Thursday, December 16, 2010

Duly Noted: Jane Austen's birthday

Just a drive-by posting to say that novelist Jane Austen was born today in 1775.

(Links: Jane Austen on LibraryThing and Wikipedia)

Duly Noted: Plane Crash in Park Slope

If you also read Brownstoner, you might have seen that Green-Wood Cemetery will be unveiling a memorial today to the 134 people killed when two airplanes collided off of Staten Island. The wreckage of one, La Guardia-bound TWA Flight 266, landed on Staten Island (1) near where the collision occurred; the other plane, United Airlines Flight 826, bound for International Airport (now JFK), crashed at the intersection of 7th Avenue and Sterling Place in Park Slope.

Of the passengers and crew on those two flights, only one survived the initial crash.

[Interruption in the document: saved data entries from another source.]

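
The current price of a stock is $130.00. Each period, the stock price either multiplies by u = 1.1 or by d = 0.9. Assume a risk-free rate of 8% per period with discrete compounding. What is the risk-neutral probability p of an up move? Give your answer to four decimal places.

p = 0.9000

Risk-neutral probability p = (1 + 0.08 − 0.9)/(1.1 − 0.9) = 0.1800/0.2000 = 0.9000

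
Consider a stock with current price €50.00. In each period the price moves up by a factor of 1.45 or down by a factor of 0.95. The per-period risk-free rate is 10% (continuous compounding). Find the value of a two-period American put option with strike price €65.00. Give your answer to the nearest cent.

€15.00

Risk-neutral probability p = (e^0.1 − 0.95)/(1.45 − 0.95) = 0.1552/0.5000 = 0.3103
Terminal stock prices: S_uu = 105.1, S_ud = 68.88, S_dd = 45.12
Terminal payoffs (K − S): max(-40.12, 0) = 0, max(-3.875, 0) = 0, max(19.88, 0) = 19.88
Node u (S = 72.5): continuation = e^(−0.1)·[0.3103·0.0000 + 0.6897·0.0000] = 0.0000; exercise value = 0.0000 ≤ continuation, so V_u = 0.0000
Node d (S = 47.5): continuation = e^(−0.1)·[0.3103·0.0000 + 0.6897·19.8750] = 12.4026; exercise value = 17.5000 > continuation, so V_d = 17.5000 (exercise)
Node 0 (S = 50): continuation = e^(−0.1)·[0.3103·0.0000 + 0.6897·17.5000] = 10.9205; exercise value = 15.0000 > continuation, so V_0 = 15.0000 (exercise)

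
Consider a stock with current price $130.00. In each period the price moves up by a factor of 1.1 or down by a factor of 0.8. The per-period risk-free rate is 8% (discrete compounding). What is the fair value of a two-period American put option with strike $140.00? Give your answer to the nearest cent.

$10.00

Risk-neutral probability p = (1 + 0.08 − 0.8)/(1.1 − 0.8) = 0.2800/0.3000 = 0.9333
Terminal stock prices: S_uu = 157.3, S_ud = 114.4, S_dd = 83.2
Terminal payoffs (K − S): max(-17.3, 0) = 0, max(25.6, 0) = 25.6, max(56.8, 0) = 56.8
Node u (S = 143): continuation = 1/1.08·[0.9333·0.0000 + 0.0667·25.6000] = 1.5802; exercise value = 0.0000 ≤ continuation, so V_u = 1.5802
Node d (S = 104): continuation = 1/1.08·[0.9333·25.6000 + 0.0667·56.8000] = 25.6296; exercise value = 36.0000 > continuation, so V_d = 36.0000 (exercise)
Node 0 (S = 130): continuation = 1/1.08·[0.9333·1.5802 + 0.0667·36.0000] = 3.5879; exercise value = 10.0000 > continuation, so V_0 = 10.0000 (exercise)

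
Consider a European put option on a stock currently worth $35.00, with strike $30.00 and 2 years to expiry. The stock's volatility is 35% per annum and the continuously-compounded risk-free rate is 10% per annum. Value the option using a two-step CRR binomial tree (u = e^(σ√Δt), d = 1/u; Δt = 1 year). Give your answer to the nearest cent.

CRR parameters: u = e^(σ√Δt) = e^(0.35·√1) = 1.4191, d = 1/u = 0.7047
Per-period rate: rΔt = 0.1·1 = 0.1, so R = e^0.1 = 1.1052
Risk-neutral probability p = (e^0.1 − 0.7047)/(1.4191 − 0.7047) = 0.4005/0.7144 = 0.5606
Terminal stock prices: S_uu = 70.48, S_ud = 35, S_dd = 17.38
Terminal payoffs (K − S): max(-40.48, 0) = 0, max(-5, 0) = 0, max(12.62, 0) = 12.62
Node u (S = 49.67): V_u = e^(−0.1)·[0.5606·0.0000 + 0.4394·0.0000] = 0.0000
Node d (S = 24.66): V_d = e^(−0.1)·[0.5606·0.0000 + 0.4394·12.6195] = 5.0173
Node 0 (S = 35): V_0 = e^(−0.1)·[0.5606·0.0000 + 0.4394·5.0173] = 1.9948

$1.99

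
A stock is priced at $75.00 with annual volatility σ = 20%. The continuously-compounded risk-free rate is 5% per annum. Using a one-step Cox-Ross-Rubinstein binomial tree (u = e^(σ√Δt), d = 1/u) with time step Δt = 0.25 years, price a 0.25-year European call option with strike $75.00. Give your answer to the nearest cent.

$4.19

CRR parameters: u = e^(σ√Δt) = e^(0.2·√0.25) = 1.1052, d = 1/u = 0.9048
Per-period rate: rΔt = 0.05·0.25 = 0.0125, so R = e^0.0125 = 1.0126
Risk-neutral probability p = (e^0.0125 − 0.9048)/(1.1052 − 0.9048) = 0.1077/0.2003 = 0.5378
Terminal stock prices: S_u = 82.89, S_d = 67.86
Terminal payoffs (S − K): max(7.888, 0) = 7.888, max(-7.137, 0) = 0
Node 0 (S = 75): V_0 = e^(−0.0125)·[0.5378·7.8878 + 0.4622·0.0000] = 4.1894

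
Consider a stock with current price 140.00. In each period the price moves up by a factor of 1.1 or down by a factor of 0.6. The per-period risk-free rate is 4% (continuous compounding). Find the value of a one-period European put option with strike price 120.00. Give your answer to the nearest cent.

4.09

Risk-neutral probability p = (e^0.04 − 0.6)/(1.1 − 0.6) = 0.4408/0.5000 = 0.8816
Terminal stock prices: S_u = 154, S_d = 84
Terminal payoffs (K − S): max(-34, 0) = 0, max(36, 0) = 36
Node 0 (S = 140): V_0 = e^(−0.04)·[0.8816·0.0000 + 0.1184·36.0000] = 4.0945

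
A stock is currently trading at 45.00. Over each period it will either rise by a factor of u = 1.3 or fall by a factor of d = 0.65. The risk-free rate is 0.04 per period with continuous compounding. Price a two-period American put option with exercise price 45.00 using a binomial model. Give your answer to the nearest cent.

Risk-neutral probability p = (e^0.04 − 0.65)/(1.3 − 0.65) = 0.3908/0.6500 = 0.6012
Terminal stock prices: S_uu = 76.05, S_ud = 38.02, S_dd = 19.01
Terminal payoffs (K − S): max(-31.05, 0) = 0, max(6.975, 0) = 6.975, max(25.99, 0) = 25.99
Node u (S = 58.5): continuation = e^(−0.04)·[0.6012·0.0000 + 0.3988·6.9750] = 2.6722; exercise value = 0.0000 ≤ continuation, so V_u = 2.6722
Node d (S = 29.25): continuation = e^(−0.04)·[0.6012·6.9750 + 0.3988·25.9875] = 13.9855; exercise value = 15.7500 > continuation, so V_d = 15.7500 (exercise)
Node 0 (S = 45): continuation = e^(−0.04)·[0.6012·2.6722 + 0.3988·15.7500] = 7.5778; exercise value = 0.0000 ≤ continuation, so V_0 = 7.5778

7.58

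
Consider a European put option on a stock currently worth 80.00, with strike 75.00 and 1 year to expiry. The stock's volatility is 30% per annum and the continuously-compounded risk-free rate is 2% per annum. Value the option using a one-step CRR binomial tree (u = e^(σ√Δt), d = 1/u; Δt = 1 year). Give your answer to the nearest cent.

8.35

CRR parameters: u = e^(σ√Δt) = e^(0.3·√1) = 1.3499, d = 1/u = 0.7408
Per-period rate: rΔt = 0.02·1 = 0.02, so R = e^0.02 = 1.0202
Risk-neutral probability p = (e^0.02 − 0.7408)/(1.3499 − 0.7408) = 0.2794/0.6090 = 0.4587
Terminal stock prices: S_u = 108, S_d = 59.27
Terminal payoffs (K − S): max(-32.99, 0) = 0, max(15.73, 0) = 15.73
Node 0 (S = 80): V_0 = e^(−0.02)·[0.4587·0.0000 + 0.5413·15.7345] = 8.3480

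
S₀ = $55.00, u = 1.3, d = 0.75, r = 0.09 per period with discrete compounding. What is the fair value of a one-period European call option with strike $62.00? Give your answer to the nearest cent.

Risk-neutral probability p = (1 + 0.09 − 0.75)/(1.3 − 0.75) = 0.3400/0.5500 = 0.6182
Terminal stock prices: S_u = 71.5, S_d = 41.25
Terminal payoffs (S − K): max(9.5, 0) = 9.5, max(-20.75, 0) = 0
Node 0 (S = 55): V_0 = 1/1.09·[0.6182·9.5000 + 0.3818·0.0000] = 5.3878

$5.39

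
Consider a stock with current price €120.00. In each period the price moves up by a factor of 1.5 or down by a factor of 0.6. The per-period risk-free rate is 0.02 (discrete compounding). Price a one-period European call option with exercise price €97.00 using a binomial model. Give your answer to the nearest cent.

Risk-neutral probability p = (1 + 0.02 − 0.6)/(1.5 − 0.6) = 0.4200/0.9000 = 0.4667
Terminal stock prices: S_u = 180, S_d = 72
Terminal payoffs (S − K): max(83, 0) = 83, max(-25, 0) = 0
Node 0 (S = 120): V_0 = 1/1.02·[0.4667·83.0000 + 0.5333·0.0000] = 37.9739

€37.97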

But that survivor -- an 11-year-old boy who had been thrown into a snowbank -- later died; half a dozen people on the ground were also killed.

Weather conditions at the time of the collision were what could be called, at best, sketchy: it had snowed earlier, and rain and fog still lingered (2). And while neither flight had reported any mechanical problems, but the United flight was apparently having trouble with its navigational receivers. Either way, it had strayed a dozen miles off course and into that of the TWA flight.

Witnesses speculated that the United flight's pilots were attempting an emergency landing in Prospect Park. On the face of it, it's not an unreasonable supposition, since the park is only a few blocks away from the crash site at Stirling Place and 7th Avenue, but it's uncertain whether the pilots still had control of the plane.

Further reading:
Wikipedia has an article about the crash; the "References" section contains a few sources not linked to here.

In addition, the New York Times has been running a series of articles about the anniversary.
The last two articles are about Stephen Baltz, the 11-year-old who survived the initial crash, but died a day later.

Additional stuff:
Brooklyn Public Library's "Brooklynology" blog had a post about the crash, as seen through one photographer's lens; it had not worked its way through my feed reader when I initially published this post.

Monday, December 13, 2010

... I mean it this time

Holy crap, has it been a year?

Well, at least now I have access to a working computer with working internet access while here at work. My ISP at home isn't playing too nice (which for them isn't exactly unexpected), and my browser is arguing with my system. At least there's something I can do about one of those problems.

And yes, I will be back soon! In fact, I have part of a Duly Noted typed which I expect to get out this week. If you don't see it by Thursday -- the anniversary in question -- you can probably assume that I've caught my third bug in under a month.